IT企業がコンテンツを盗む理由

なんかちょうどいいニュース( 凄いサービスが始まった eBook Exchange )を見つけた。ということで以前の記事( クリス/アンダーセンのFREEがくそな理由 )の続きを書くことにする。



リンク先に紹介されているサービスを簡単に紹介すると、amazon電子書籍リーダKindleには自分が買った電子書籍を友達に貸す機能がある。貸せる期間は最長2週間で面白いことに本当の本のように貸している間は、自分はその電子書籍を読むことができない仕組みだ。まあ、amazonが本当の本と同じ仕組みだからいいでしょ?と出版社を説得して実現したサービスだろう。


で、このサービス自体はちょっと前にamazonが発表したサービスなのだが、紹介したニュースにのっているのは、amazonとは別の会社が立ち上げたこのkindle電子書籍を貸す相手をマッチングするサービスだ。つまりもともとamazonのサービスは電子書籍の購入者が自分の友人とかに電子書籍を貸してあげるサービスだったのだが、この発表された新サービスを利用すると、見知らぬ他人で自分が読みたい電子書籍を貸してくれるひとを探すことができる。つまりタダで電子書籍を貸してもらえるというサービスだ。

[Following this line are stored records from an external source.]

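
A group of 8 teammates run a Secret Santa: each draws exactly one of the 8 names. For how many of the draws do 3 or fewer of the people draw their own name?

39549

# with exactly i fixed is C(8,i)·!(8-i); sum over i=0..3:
  i=0: C(8,0)·!8 = 1·14833 = 14833
  i=1: C(8,1)·!7 = 8·1854 = 14832
  i=2: C(8,2)·!6 = 28·265 = 7420
  i=3: C(8,3)·!5 = 56·44 = 2464
Total = 39549.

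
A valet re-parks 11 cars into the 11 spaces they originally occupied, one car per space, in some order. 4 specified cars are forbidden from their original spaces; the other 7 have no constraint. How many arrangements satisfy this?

Inclusion-exclusion on the 4 forbidden self-matches:
Σ_{j=0}^{4} (-1)^j C(4,j)(11-j)!
= C(4,0)·11! - C(4,1)·10! + C(4,2)·9! - C(4,3)·8! + C(4,4)·7!
= 39916800 - 14515200 + 2177280 - 161280 + 5040
= 27422640

27422640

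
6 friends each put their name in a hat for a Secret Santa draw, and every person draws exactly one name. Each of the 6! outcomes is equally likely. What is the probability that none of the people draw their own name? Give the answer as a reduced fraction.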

リンク先のブログではこのサービスを紹介して、画期的なビジネスモデルだと評価している。はてなブックマークのコメント欄をみても賞賛の声は多い。


これが典型的なコンテンツを盗もうというIT企業のやりかたと、それを褒めそやすIT業界まわりのオピニオンリーダーたちの姿だ。いかに上手にコンテンツを盗めるかを競い合い、その技術のうまさをお互いに褒め合っているのがIT業界だ。

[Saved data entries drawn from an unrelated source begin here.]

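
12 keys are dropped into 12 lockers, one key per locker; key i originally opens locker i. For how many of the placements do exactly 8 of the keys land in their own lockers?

4455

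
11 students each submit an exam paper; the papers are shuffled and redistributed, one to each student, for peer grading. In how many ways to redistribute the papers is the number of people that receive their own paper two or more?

10547659

Sum C(11,i)·!(11-i) for i = 2..11:
  i=2: C(11,2)·!9 = 55·133496 = 7342280
  i=3: C(11,3)·!8 = 165·14833 = 2447445
  i=4: C(11,4)·!7 = 330·1854 = 611820
  i=5: C(11,5)·!6 = 462·265 = 122430
  i=6: C(11,6)·!5 = 462·44 = 20328
  i=7: C(11,7)·!4 = 330·9 = 2970
  i=8: C(11,8)·!3 = 165·2 = 330
  i=9: C(11,9)·!2 = 55·1 = 55
  i=10: C(11,10)·!1 = 11·0 = 0
  i=11: C(11,11)·!0 = 1·1 = 1
Total = 10547659.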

さて、こういう話をすると、一刀両断に、ポジショントークだ、と切って捨てるコメントをつけたがるアホが大量に沸く。前回、クリス・アンダーセンのFREEを批判するエントリを書いたときなんかもそうだった。


おまえら自分がなにをいっているのかわかってないだろ?アホどもが。


ぼくはIT業界側の人間であって、ぼくのエントリはIT業界を批判しているようなものだから、素直に考えればぼくがやっているのはポジショントークとは逆だ。

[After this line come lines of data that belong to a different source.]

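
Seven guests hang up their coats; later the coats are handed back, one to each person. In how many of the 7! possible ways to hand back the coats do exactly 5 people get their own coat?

21

Choose which 5 of the 7 are fixed: C(7,5) = 21.
The remaining 2 must be deranged: !2 = 1.
Total: 21 × 1 = 21.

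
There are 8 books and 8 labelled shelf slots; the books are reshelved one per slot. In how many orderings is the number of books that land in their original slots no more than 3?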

どっちかっていうと正しいコメントは「おまえがいうな」のほうだ。こっちなら意味がとおっている。


そもそもポジショントークってどういう意味なの?という議論もあるだろうが、大抵のひとはポジショントークを以下の2つの意味をこめて使っていると思う。


・ 自分が得をするような意見である。

・ かつ間違っている意見である。


もちろん間違ってない正しい意見でしかも自分も得をするというパターンもあるのだが、ポジショントークと批判するひとは、なぜか、自分が得をする意見をいうひとのいっていることは必ず間違っているはずだという不思議な思い込みがあるようだ。


なぜ、こういう思い込みをするのかというと、根本的には卑しい人間だからだ。自分が得をするように話をするときに、平気で嘘をつくタイプのひとは他人もそうだと思い込む。


もうひとつの可能性はポジショントークと断じるのを、合いの手かなんかと勘違いしているひとだ。大丈夫か?と書いてあると、「大丈夫だ。問題ない」とか答えるのと同じように、なんとなく、ここでは「ポジショントーク」と書くと、うまく空気を読めているかんじかな?とか思っているアホだ。


まあ、いいや。


とにかくポジショントークと指摘するなら、どこがそうなのか?そしてどこで得をするのかを説明できないと意味はない。そしてそれとは別に正しいのか間違っているのかということを示さないとたんなる野次でしかない。


自分がなにか賢いことをいったつもりになっているアホどもは猛省するがよい。


というわけで、今回はポジショントークについて話した。なんか、タイトルと違うような気もするが、気にしないことにしよう。


次回は本当にIT業界がコンテンツを盗む理由とそのやりかた。そしてその善悪についてきちんと議論したい。


グーグルについても書く。たぶん、長いエントリになる。